Happy Friday! Casey Wyatt here.
One of the best decisions I ever made was to be brave and attend a writer’s group meeting at my local library. That one small act of courage (okay, maybe big act of courage) led to an even more important, life changing decision – joining my local chapter of the RWA.
Up until that time, my writer’s journey had been riddled with fits and starts. I even stopped writing at one point, largely because I couldn’t seem to finish anything (see my post – Finish What You Start ). Sad to say, it was several years before I completed what eventually became Ascension. My characters weren’t about to let me go so easily. They lurked in the back of my mind, affecting my sleep and making me feel guilty!
Tormented about what to do, I began surfing around the web and found Kelley Armstrong’s Otherworld Forums and the writer’s board. There, I found the outline methodology that finally broke me out of my funk. I plotted, wrote and finished my book. I was so excited. For the first time in years, I actually slept better.
Then, came the hard part. I knew that if I wanted to pursue publication, I had to let someone read my book. Gasp!

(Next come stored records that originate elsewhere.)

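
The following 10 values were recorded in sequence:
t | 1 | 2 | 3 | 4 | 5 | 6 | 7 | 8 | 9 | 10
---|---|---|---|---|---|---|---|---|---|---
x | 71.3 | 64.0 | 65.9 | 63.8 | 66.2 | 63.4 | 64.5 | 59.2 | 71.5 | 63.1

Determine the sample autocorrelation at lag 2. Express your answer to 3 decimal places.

0.224

Mean x̄ = (71.3 + 64.0 + 65.9 + 63.8 + 66.2 + 63.4 + 64.5 + 59.2 + 71.5 + 63.1)/10 = 65.2900
Numerator Σ_{t=1}^{8}(x_t−x̄)(x_{t+2}−x̄) = 28.1818
Denominator Σ(x_t−x̄)² = 125.8490
r_2 = 28.1818 / 125.8490 = 0.224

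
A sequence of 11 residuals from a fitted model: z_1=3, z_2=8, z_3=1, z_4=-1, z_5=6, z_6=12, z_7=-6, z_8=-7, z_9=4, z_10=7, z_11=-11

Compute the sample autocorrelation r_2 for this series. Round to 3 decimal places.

Mean z̄ = (3 + 8 + 1 − 1 + 6 + 12 − 6 − 7 + 4 + 7 − 11)/11 = 1.4545
Numerator Σ_{t=1}^{9}(z_t−z̄)(z_{t+2}−z̄) = -265.3223
Denominator Σ(z_t−z̄)² = 502.7273
r_2 = -265.3223 / 502.7273 = -0.528

-0.528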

Doubt, fear, panic all ran through me. And a boat load of what ifs: What if it’s awful? What if my chosen reader doesn’t tell me the truth? Will I end up like all those poor deluded American Idol wannabes (“but my Mom says I’m awesome”).
I asked one of my good friends, someone I knew who would be honest with me, to read my baby (and I’m forever grateful to her!). Once I got over that initial hurdle, I took a flying leap off the cliff and went to a meeting where I didn’t know anyone. After that, I was doling out my book like cards at a poker table. The other great benefit — I met my fabulous critique partners there.
And by fabulous, they tell me the hard truth, they encourage me to challenge myself, they praise when deserved and we all keep each other going. And when you join an organization like the RWA and your local chapter (did I mention CT RWA is awesome), you aren’t on your own anymore. Everyone understands what you’re going through and you can benefit from the wisdom of both published and unpublished authors alike.
Let’s face it, when we write, it’s a lone act. But you don’t have to be alone on your writing journey. Join a group, find trusted readers and get yourself out there. You never know who you will meet!
Tell me – what was the kick in the pants that got you serious about your writing? And if you haven’t joined a group, what is holding you back?